You Bought Her, a 7-year-old mare with $505,945 in career earnings, is expected to make her 48th and final start here Saturday in the Sunshine Millions Distaff before going to the breeding shed with – you guessed it – California Chrome.
“We’ll miss her,” said Hinsley, the 68-year-old trainer who owns You Bought Her with his longtime partner and fellow Chicagoan, Richard Perkins. “It’s pretty neat she’s going to California Chrome and they’re both going out at basically the same time.”
The $100,000 Distaff is one of five Sunshine Millions events scheduled at Gulfstream for Saturday.

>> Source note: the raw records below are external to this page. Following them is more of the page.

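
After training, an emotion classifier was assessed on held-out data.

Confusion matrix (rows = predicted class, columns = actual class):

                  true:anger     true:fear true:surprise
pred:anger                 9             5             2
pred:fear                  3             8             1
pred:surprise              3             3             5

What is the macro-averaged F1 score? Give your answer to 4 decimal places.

Per-class F1 score (2·TP/(2·TP+FP+FN)):
  anger: TP=9, FP=5+2=7, FN=3+3=6 → 18/31 = 0.58065
  fear: TP=8, FP=3+1=4, FN=5+3=8 → 16/28 = 0.57143
  surprise: TP=5, FP=3+3=6, FN=2+1=3 → 10/19 = 0.52632
Macro-F1 score = mean = (0.58065 + 0.57143 + 0.52632) / 3 = 0.5595

0.5595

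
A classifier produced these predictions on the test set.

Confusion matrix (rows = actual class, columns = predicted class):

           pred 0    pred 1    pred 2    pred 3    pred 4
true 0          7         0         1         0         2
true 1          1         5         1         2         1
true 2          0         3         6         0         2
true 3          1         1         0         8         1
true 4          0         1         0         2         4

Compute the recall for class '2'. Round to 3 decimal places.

Treat '2' as positive and all other classes as negative.
recall = TP/(TP+FN).
2: TP=6, FN=0+3+0+2=5 → 6/11 = 0.5455

0.545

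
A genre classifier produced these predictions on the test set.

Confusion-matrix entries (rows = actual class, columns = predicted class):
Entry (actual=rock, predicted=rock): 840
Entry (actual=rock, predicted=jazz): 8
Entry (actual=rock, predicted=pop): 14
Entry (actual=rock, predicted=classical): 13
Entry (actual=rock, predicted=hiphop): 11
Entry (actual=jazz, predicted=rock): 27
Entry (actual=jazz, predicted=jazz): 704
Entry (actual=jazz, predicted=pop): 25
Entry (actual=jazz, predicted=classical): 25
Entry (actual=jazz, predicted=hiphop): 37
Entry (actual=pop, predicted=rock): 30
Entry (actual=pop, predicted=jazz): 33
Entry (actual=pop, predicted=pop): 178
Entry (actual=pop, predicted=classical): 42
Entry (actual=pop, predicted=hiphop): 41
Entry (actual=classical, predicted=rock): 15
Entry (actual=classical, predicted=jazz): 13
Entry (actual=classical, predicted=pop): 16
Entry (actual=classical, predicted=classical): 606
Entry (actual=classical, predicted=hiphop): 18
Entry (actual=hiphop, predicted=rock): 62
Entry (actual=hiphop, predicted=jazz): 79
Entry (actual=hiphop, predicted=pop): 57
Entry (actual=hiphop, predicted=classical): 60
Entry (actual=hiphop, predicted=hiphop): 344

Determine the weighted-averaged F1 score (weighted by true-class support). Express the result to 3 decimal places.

Per-class F1 score (2·TP/(2·TP+FP+FN)):
  rock: TP=840, FP=27+30+15+62=134, FN=8+14+13+11=46 → 1680/1860 = 0.9032
  jazz: TP=704, FP=8+33+13+79=133, FN=27+25+25+37=114 → 1408/1655 = 0.8508
  pop: TP=178, FP=14+25+16+57=112, FN=30+33+42+41=146 → 356/614 = 0.5798
  classical: TP=606, FP=13+25+42+60=140, FN=15+13+16+18=62 → 1212/1414 = 0.8571
  hiphop: TP=344, FP=11+37+41+18=107, FN=62+79+57+60=258 → 688/1053 = 0.6534
Weighted-F1 score = Σ (supportᵢ/N)·F1 scoreᵢ with N=3298: (886/3298)·0.9032 + (818/3298)·0.8508 + (324/3298)·0.5798 + (668/3298)·0.8571 + (602/3298)·0.6534 = 0.803

0.803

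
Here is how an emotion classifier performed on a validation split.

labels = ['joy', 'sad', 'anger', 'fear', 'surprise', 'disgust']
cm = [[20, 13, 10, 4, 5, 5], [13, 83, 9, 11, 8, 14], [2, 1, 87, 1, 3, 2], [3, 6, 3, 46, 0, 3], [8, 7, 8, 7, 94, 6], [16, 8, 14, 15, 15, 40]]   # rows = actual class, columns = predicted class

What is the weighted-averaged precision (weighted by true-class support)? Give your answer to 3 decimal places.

Per-class precision (TP/(TP+FP)):
  joy: TP=20, FP=13+2+3+8+16=42 → 20/62 = 0.3226
  sad: TP=83, FP=13+1+6+7+8=35 → 83/118 = 0.7034
  anger: TP=87, FP=10+9+3+8+14=44 → 87/131 = 0.6641
  fear: TP=46, FP=4+11+1+7+15=38 → 46/84 = 0.5476
  surprise: TP=94, FP=5+8+3+0+15=31 → 94/125 = 0.7520
  disgust: TP=40, FP=5+14+2+3+6=30 → 40/70 = 0.5714
Weighted-precision = Σ (supportᵢ/N)·precisionᵢ with N=590: (57/590)·0.3226 + (138/590)·0.7034 + (96/590)·0.6641 + (61/590)·0.5476 + (130/590)·0.7520 + (108/590)·0.5714 = 0.631

0.631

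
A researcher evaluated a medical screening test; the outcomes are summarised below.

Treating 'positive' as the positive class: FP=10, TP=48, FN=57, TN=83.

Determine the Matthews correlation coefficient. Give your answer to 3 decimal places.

MCC = (TP·TN − FP·FN) / √((TP+FP)(TP+FN)(TN+FP)(TN+FN))
Numerator = 48·83 − 10·57 = 3414
Denominator = √(58·105·93·140) = √79291800 = 8904.5943
MCC = 3414 / 8904.5943 = 0.383

0.383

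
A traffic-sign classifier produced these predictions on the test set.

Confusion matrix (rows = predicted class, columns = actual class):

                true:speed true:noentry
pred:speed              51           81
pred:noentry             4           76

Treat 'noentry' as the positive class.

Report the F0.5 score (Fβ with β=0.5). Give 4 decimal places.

Fβ = (1+β²)·TP / ((1+β²)·TP + β²·FN + FP), with β²=1/4
= 1.25·76 / (1.25·76 + 0.25·81 + 4) = 0.7966

0.7966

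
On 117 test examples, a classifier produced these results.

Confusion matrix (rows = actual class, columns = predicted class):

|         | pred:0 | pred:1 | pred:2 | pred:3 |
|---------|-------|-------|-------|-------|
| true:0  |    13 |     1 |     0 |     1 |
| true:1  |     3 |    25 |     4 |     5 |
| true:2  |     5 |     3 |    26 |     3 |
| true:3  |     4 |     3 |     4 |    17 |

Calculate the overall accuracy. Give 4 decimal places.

Accuracy = trace / total = (13+25+26+17=81) / 117 = 81/117 = 0.6923

0.6923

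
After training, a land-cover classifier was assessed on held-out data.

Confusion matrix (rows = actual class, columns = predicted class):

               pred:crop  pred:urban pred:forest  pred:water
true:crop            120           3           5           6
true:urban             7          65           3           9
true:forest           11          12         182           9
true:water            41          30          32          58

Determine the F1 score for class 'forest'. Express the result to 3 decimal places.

0.835

F1 score = 2·TP/(2·TP+FP+FN).
forest: TP=182, FP=5+3+32=40, FN=11+12+9=32 → 364/436 = 0.8349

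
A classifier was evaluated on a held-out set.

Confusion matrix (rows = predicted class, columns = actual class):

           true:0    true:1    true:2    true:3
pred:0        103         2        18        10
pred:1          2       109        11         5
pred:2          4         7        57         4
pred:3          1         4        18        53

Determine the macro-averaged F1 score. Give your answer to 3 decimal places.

0.772

Per-class F1 score (2·TP/(2·TP+FP+FN)):
  0: TP=103, FP=2+18+10=30, FN=2+4+1=7 → 206/243 = 0.8477
  1: TP=109, FP=2+11+5=18, FN=2+7+4=13 → 218/249 = 0.8755
  2: TP=57, FP=4+7+4=15, FN=18+11+18=47 → 114/176 = 0.6477
  3: TP=53, FP=1+4+18=23, FN=10+5+4=19 → 106/148 = 0.7162
Macro-F1 score = mean = (0.8477 + 0.8755 + 0.6477 + 0.7162) / 4 = 0.772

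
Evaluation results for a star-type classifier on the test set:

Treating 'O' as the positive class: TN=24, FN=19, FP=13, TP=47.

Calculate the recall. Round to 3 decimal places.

0.712

Recall = TP/(TP+FN) = 47/(47+19) = 47/66 = 0.712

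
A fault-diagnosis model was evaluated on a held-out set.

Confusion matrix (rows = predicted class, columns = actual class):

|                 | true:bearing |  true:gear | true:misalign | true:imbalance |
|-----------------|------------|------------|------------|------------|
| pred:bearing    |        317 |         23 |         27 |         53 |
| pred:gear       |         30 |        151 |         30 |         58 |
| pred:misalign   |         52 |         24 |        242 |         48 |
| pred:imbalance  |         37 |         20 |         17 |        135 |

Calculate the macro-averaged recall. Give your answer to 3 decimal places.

0.661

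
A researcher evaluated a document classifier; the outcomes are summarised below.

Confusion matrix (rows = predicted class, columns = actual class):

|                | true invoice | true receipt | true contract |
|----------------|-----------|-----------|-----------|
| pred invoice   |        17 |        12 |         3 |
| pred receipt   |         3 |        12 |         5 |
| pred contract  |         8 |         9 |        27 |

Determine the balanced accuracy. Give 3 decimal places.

0.581

Balanced accuracy = mean of per-class recall.
  invoice: recall = 17/28 = 0.6071
  receipt: recall = 12/33 = 0.3636
  contract: recall = 27/35 = 0.7714
Mean = (0.6071 + 0.3636 + 0.7714) / 3 = 0.581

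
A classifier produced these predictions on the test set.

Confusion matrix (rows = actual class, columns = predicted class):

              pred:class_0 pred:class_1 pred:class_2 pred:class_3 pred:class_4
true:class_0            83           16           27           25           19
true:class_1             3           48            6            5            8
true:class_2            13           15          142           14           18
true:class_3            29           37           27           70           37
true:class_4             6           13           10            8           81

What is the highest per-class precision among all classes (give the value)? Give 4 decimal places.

Per-class precision (TP/(TP+FP)):
  class_0: TP=83, FP=3+13+29+6=51 → 83/134 = 0.61940
  class_1: TP=48, FP=16+15+37+13=81 → 48/129 = 0.37209
  class_2: TP=142, FP=27+6+27+10=70 → 142/212 = 0.66981
  class_3: TP=70, FP=25+5+14+8=52 → 70/122 = 0.57377
  class_4: TP=81, FP=19+8+18+37=82 → 81/163 = 0.49693
Highest is class 'class_2' with precision = 0.6698.

0.6698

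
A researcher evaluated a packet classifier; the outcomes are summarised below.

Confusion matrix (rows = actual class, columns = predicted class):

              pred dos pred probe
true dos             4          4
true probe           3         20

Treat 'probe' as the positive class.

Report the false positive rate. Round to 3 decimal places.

FPR = FP/(FP+TN) = 4/(4+4) = 0.500

0.500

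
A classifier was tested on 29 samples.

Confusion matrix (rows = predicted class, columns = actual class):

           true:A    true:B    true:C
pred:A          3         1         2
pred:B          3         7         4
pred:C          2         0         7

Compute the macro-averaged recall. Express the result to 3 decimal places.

Per-class recall (TP/(TP+FN)):
  A: TP=3, FN=3+2=5 → 3/8 = 0.3750
  B: TP=7, FN=1+0=1 → 7/8 = 0.8750
  C: TP=7, FN=2+4=6 → 7/13 = 0.5385
Macro-recall = mean = (0.3750 + 0.8750 + 0.5385) / 3 = 0.596

0.596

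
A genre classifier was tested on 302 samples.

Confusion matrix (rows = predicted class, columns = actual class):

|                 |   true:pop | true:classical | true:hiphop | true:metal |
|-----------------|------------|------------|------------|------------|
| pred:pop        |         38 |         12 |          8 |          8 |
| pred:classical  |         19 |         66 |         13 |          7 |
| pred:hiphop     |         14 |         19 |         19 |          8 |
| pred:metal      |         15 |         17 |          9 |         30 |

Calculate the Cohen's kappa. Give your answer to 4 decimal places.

0.3269

Observed agreement pₒ = trace/N = 153/302 = 0.50662
Expected agreement pₑ = Σ (rowᵢ·colᵢ)/N² = (86·66 + 114·105 + 49·60 + 53·71)/302² = 0.26697
κ = (pₒ − pₑ)/(1 − pₑ) = (0.50662 − 0.26697)/(1 − 0.26697) = 0.3269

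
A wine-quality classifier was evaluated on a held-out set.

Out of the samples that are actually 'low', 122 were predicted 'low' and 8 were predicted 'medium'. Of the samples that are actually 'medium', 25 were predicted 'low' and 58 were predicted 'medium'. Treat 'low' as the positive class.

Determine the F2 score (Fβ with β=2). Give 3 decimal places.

Fβ = (1+β²)·TP / ((1+β²)·TP + β²·FN + FP), with β²=4
= 5·122 / (5·122 + 4·8 + 25) = 0.915

0.915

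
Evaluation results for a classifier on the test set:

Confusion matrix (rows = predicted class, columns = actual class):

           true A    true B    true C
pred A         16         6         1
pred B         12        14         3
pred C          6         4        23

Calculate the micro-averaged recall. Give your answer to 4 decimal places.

Micro-averaging pools counts across classes: ΣTP=53, ΣFP=32, ΣFN=32.
Micro-recall = TP/(TP+FN) on pooled counts = 0.6235 (equals overall accuracy in single-label multiclass).

0.6235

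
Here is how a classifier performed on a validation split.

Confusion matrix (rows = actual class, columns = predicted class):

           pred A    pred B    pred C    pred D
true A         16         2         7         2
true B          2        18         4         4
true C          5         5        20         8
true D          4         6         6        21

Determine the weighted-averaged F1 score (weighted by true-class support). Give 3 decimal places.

Per-class F1 score (2·TP/(2·TP+FP+FN)):
  A: TP=16, FP=2+5+4=11, FN=2+7+2=11 → 32/54 = 0.5926
  B: TP=18, FP=2+5+6=13, FN=2+4+4=10 → 36/59 = 0.6102
  C: TP=20, FP=7+4+6=17, FN=5+5+8=18 → 40/75 = 0.5333
  D: TP=21, FP=2+4+8=14, FN=4+6+6=16 → 42/72 = 0.5833
Weighted-F1 score = Σ (supportᵢ/N)·F1 scoreᵢ with N=130: (27/130)·0.5926 + (28/130)·0.6102 + (38/130)·0.5333 + (37/130)·0.5833 = 0.576

0.576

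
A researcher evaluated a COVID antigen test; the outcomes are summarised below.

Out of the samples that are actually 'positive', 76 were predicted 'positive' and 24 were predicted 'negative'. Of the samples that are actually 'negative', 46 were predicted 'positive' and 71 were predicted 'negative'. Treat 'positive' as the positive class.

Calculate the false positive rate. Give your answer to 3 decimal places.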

Entries were to be released Wednesday afternoon for the series of Florida-bred stakes, with at least one race – the six-furlong Distaff – teetering on the edge of failing to fill.
Hinsley said if the Distaff did not receive a sufficient number of entries, he would wait a week and run You Bought Her in the Grade 3 Hurricane Bertie, one of six supporting stakes on the Jan. 28 card of the Pegasus World Cup. As most everyone in racing knows, the $12 million Pegasus shapes up as a rabidly anticipated rematch between California Chrome and Arrogate.
“I’d rather run her against Florida-breds, obviously,” Hinsley said this week from his winter headquarters at Tampa Bay Downs. “But either way, we’ll be shipping over there for her last race.”
The $200,000 Classic is the richest of the Sunshine Millions races. The other four all carry $100,000 purses, a far cry from the heyday of an event that actually lived up to its name when it was inaugurated in 2003 for both Florida-breds and California-breds.
You Bought Her, a two-time stakes winner with nine wins and 13 seconds, is the most accomplished filly or mare Hinsley has trained since he left his assistant’s post for Jinks Fires to go out on his own in 1989. The daughter of Graeme Hall was entered in the November sale at Keeneland but was withdrawn when it became apparent that she wouldn’t bring what Hinsley and Perkins believes she is worth.
“We were told we’d be lucky to get $150,000 for her,” said Hinsley. “We talked it over and thought we’d try to send her to California Chrome for $40,000, then run her through the sale next November in foal.
“She’s been such a sound and consistent mare that it’s going to be hard for us to say goodbye to her. We’ve had her since she was a baby. She loved to train, and she tried every time. We’re going to miss her, but maybe we can find another one just like her.”